Exam design: give maximum score per question or not?

Examinations are time-limited, so time is a scarce resource that students need to economise. Stipulating the marks allocated to exam questions has three main purposes:

  1. Objectivity: The stipulated marks creates a more objective assessment, insofar as the weightings on the questions are fixed by the stipulated marks. This prevents students from being unfairly penalised by subjective re-allocation of marks.

  2. Time allocation: The stipulated marks allows students to economise their time by allocating it in a manner that gives appropriate levels of time relative to the marks available for the question.

  3. Implicit expectation of detail: Ideally, marks should be allocated roughly commensurately with the time the question will take to complete if done properly. This gives the students an understanding of the proportion of time that each question should take, and so it allows them to diagnose whether they are taking too long on a question. This also means that the allocated marks gives the student an implicit hint as to how much detail they are expected to give in a question --- low mark questions usually do not require large amounts of detail.

In your question, you seem to be taking the view that it is bad for students to economise their limited time, and that this incentivises students to eschew answering entire questions. So long as there is sufficient time available in the exam, this should not be the case. (A useful rule-of-thumb I heard for exams was that the course lecturer should be able to complete the exam in 1/3 of the time limit for an undergraduate exam, or 1/2 of the time limit for a postgraduate exam. This should be done under conditions where the course lecturer first "forgets" the answers to the exam, and has to figure them out in the time limit.)


If the maximum score per question is not disclosed, a dishonest professor can retroactively change the scoring scheme to advantage or disadvantage particular students.

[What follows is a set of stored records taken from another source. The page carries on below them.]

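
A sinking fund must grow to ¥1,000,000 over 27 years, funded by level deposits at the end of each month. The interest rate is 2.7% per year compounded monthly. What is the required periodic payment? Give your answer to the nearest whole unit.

¥2,100

Level ordinary annuity; solve FV = PMT × [((1+r)^n − 1)/r] for PMT.
Periodic rate r = 0.027/12 per month; n is counted in months.
With n = 324: PMT = 1,000,000 / ([((1+r)^n − 1)/r]) = ¥2,100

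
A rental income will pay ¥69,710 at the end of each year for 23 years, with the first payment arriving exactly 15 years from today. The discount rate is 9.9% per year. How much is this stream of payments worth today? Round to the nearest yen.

¥166,382

Ordinary annuity of 23 payments, first payment at period 15.
Periodic rate r = 0.099 per year.
The ordinary-annuity PV formula values the stream one period before the first payment (period 14); discount that back 14 periods:
PV₀ = 69,710 × [1 − (1+r)^−23] / r × (1+r)^−14 = ¥166,382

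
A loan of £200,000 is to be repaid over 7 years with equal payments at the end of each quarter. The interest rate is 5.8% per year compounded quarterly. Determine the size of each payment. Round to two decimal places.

Level ordinary annuity; solve PV = PMT × [(1 − (1+r)^−n)/r] for PMT.
Periodic rate r = 0.058/4 per quarter; n is counted in quarters.
With n = 28: PMT = 200,000 / ([(1 − (1+r)^−n)/r]) = £8,741.67

£8,741.67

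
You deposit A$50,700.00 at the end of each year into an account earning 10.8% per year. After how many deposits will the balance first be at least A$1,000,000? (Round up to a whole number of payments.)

Periodic rate r = 0.108 per year.
Ordinary annuity FV: 1,000,000 = 50,700 × [((1+r)^n − 1)/r].
(1+r)^n = 1 + 1,000,000 × r / 50,700, so n = ln(1 + 1,000,000·r/50,700) / ln(1+r) = 11.13.
Round up to a whole number of payments: n = 12.

12 payments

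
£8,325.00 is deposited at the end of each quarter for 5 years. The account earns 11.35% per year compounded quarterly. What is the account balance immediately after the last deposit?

£220,034.78

This is an ordinary annuity: 20 deposits of £8,325.00 at the end of each quarter.
Periodic rate r = 0.1135/4 per quarter; n is counted in quarters.
FV = PMT × [((1+r)^n − 1)/r] = 8,325 × [(1+r)^20 − 1] / r = £220,034.78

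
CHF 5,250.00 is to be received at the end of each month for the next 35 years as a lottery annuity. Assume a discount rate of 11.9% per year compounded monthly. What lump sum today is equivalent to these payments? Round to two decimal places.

CHF 521,019.73

This is an ordinary annuity: 420 payments of CHF 5,250.00 at the end of each month.
Periodic rate r = 0.119/12 per month; n is counted in months.
PV = PMT × [(1 − (1+r)^−n)/r] = 5,250 × [1 − (1+r)^−420] / r = CHF 521,019.73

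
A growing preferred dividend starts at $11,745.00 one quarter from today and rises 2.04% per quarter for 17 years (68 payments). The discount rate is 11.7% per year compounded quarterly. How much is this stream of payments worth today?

Periodic rate r = 0.117/4 per quarter; n is counted in quarters.
Growing ordinary annuity: PV = PMT₁ × [1 − ((1+g)/(1+r))^n] / (r − g) = 11,745 × [1 − ((1+0.0204)/(1+r))^68] / (r − 0.0204) = $589,416.92.

$589,416.92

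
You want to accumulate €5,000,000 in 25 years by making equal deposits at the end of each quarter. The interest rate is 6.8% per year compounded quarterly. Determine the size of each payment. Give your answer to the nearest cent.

€19,334.48

Level ordinary annuity; solve FV = PMT × [((1+r)^n − 1)/r] for PMT.
Periodic rate r = 0.068/4 per quarter; n is counted in quarters.
With n = 100: PMT = 5,000,000 / ([((1+r)^n − 1)/r]) = €19,334.48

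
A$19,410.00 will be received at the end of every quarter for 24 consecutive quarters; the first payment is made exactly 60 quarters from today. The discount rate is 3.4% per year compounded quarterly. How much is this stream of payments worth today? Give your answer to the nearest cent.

A$254,773.88

Ordinary annuity of 24 payments, first payment at period 60.
Periodic rate r = 0.034/4 per quarter; n is counted in quarters.
The ordinary-annuity PV formula values the stream one period before the first payment (period 59); discount that back 59 periods:
PV₀ = 19,410 × [1 − (1+r)^−24] / r × (1+r)^−59 = A$254,773.88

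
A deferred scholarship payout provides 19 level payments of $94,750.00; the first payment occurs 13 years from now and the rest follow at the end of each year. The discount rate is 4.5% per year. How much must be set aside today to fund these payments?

$703,595.51

Ordinary annuity of 19 payments, first payment at period 13.
Periodic rate r = 0.045 per year.
The ordinary-annuity PV formula values the stream one period before the first payment (period 12); discount that back 12 periods:
PV₀ = 94,750 × [1 − (1+r)^−19] / r × (1+r)^−12 = $703,595.51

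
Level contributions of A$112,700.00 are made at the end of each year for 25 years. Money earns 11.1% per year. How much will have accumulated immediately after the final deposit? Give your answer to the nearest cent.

A$13,092,261.08

This is an ordinary annuity: 25 deposits of A$112,700.00 at the end of each year.
Periodic rate r = 0.111 per year.
FV = PMT × [((1+r)^n − 1)/r] = 112,700 × [(1+r)^25 − 1] / r = A$13,092,261.08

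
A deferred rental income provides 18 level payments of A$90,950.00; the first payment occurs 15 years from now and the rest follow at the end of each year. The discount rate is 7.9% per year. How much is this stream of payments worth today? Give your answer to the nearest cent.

A$296,038.52

Ordinary annuity of 18 payments, first payment at period 15.
Periodic rate r = 0.079 per year.
The ordinary-annuity PV formula values the stream one period before the first payment (period 14); discount that back 14 periods:
PV₀ = 90,950 × [1 − (1+r)^−18] / r × (1+r)^−14 = A$296,038.52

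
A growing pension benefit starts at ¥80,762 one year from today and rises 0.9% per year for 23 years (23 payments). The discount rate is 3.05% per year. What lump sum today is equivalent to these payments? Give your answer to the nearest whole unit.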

As an (exaggerated) example, suppose that Professor Wormer really hates Blutarsky, one of the students in his class. Wormer gives an exam with 10 questions but does not say how many points each question is worth. When the exams are handed in, he sees that Blutarsky has correctly answered every question except #4, which he got completely wrong. Wormer then decides that Question 4 will be worth 91 points, and the remaining questions will each be worth 1 point. Wormer can claim that these were the point values he intended all along; Blutarsky may be certain this is a lie, but he has no way to prove it. Blutarsky flunks the exam, fails the course, loses his draft deferment, and is sent overseas as army cannon fodder.

By announcing the maximum score per question on the exam, the students can be assured that this particular sort of malfeasance won't be possible.

(Of course there are plenty of other ways a malicious professor can abuse grading authority, but eliminating a few of them seems desirable in any case.)


There’s nothing wrong with cherry picking because (presumably) not all parts of the course have equal importance. Indeed one could argue that assigning greater weight (and declaring this weight) to questions connected with “core concepts” will better recompense students who have mastered these important concepts rather than less important parts of the material, all the more so as exams are typically time-constrained.